Career development and consistent improvement within an occupation are two of the most satisfying rewards in a career. While teaching does provide career development, it is notoriously poor. Despite the Department of Education historically spending up to $2.5 billion each year, professional development in the field has been described as being “useless.” The problem arises when school districts adopt “one-size-fits-all ” development programs, which tend not to address specific issues that teachers face within different classrooms. Development programs in high poverty schools are harmed by the lack of financial resources, and investment in better development curriculum will help teachers feel more satisfied with their careers. Perhaps the money dedicated to salary bonuses would do more if it were reallocated into better career advancement programs.


Teaching Conditions

The Learning Policy Institute, an education policy think tank, has seen that working conditions are the highest predictor of teacher turnover. In addition to lower salaries, high poverty schools have precarious working conditions. Students in these schools often come unprepared to learn and parents are uninvolved in their children’s education. The Economic Policy Institute has found that these are the byproducts of larger and more serious problems such as poverty, segregation and a lack of public investment.

It will take more than public school intervention to address the problems of poverty and segregation, but high poverty schools can improve their teaching conditions through structural changes. The Learning Policy Institute proposes several ideas, including a “residency program” (similar to the training doctors receive) that would prepare teachers to acclimate to the high pressure and difficult working environment found in high poverty schools.

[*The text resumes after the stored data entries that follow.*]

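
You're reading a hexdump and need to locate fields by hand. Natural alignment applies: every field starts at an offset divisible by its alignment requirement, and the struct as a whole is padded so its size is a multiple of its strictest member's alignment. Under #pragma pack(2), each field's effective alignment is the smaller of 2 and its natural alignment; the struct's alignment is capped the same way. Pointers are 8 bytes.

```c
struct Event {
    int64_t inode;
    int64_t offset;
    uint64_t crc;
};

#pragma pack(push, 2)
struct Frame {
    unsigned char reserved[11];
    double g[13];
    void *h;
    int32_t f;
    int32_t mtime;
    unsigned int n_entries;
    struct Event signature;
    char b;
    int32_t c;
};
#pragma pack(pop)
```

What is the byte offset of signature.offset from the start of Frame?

Event: inode at 0 (size 8, align 8) → ends 8; offset at 8 (size 8, align 8) → ends 16; crc at 16 (size 8, align 8) → ends 24; total 24 bytes, alignment 8
reserved at 0 (size 11, align 1) → ends 11
pad 1 to align 2 for g
g at 12 (size 104, align 2) → ends 116
h at 116 (size 8, align 2) → ends 124
f at 124 (size 4, align 2) → ends 128
mtime at 128 (size 4, align 2) → ends 132
n_entries at 132 (size 4, align 2) → ends 136
signature at 136 (size 24, align 2) → ends 160
within Event: offset at 8
136 + 8 = 144

144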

Another suggestion proposes stricter standards for educational leaders. Principals, like the teachers, will be trained through residencies. Administrators will ensure that prospective principals are prepared with the skills required to manage a positive learning environment for both students and teachers. Teaching conditions in high poverty schools are considerably more difficult than more wealthy schools and require more than school district intervention. However, awarding teachers an income bonus will not alleviate the stress and difficulties they encounter every day in their workplace.

Despite being among the most important occupations, teachers are faced with many challenges. Though H.B. 107 does offer teachers in Utah a monetary solution, the problems facing educators are multi-faceted and not completely income-based. We will never support teachers the way they deserve unless we recognize teaching for the high-skilled, demanding profession that it is — and then fund it. It will take other large measures in low income classrooms to ensure that their teachers remain in their occupations.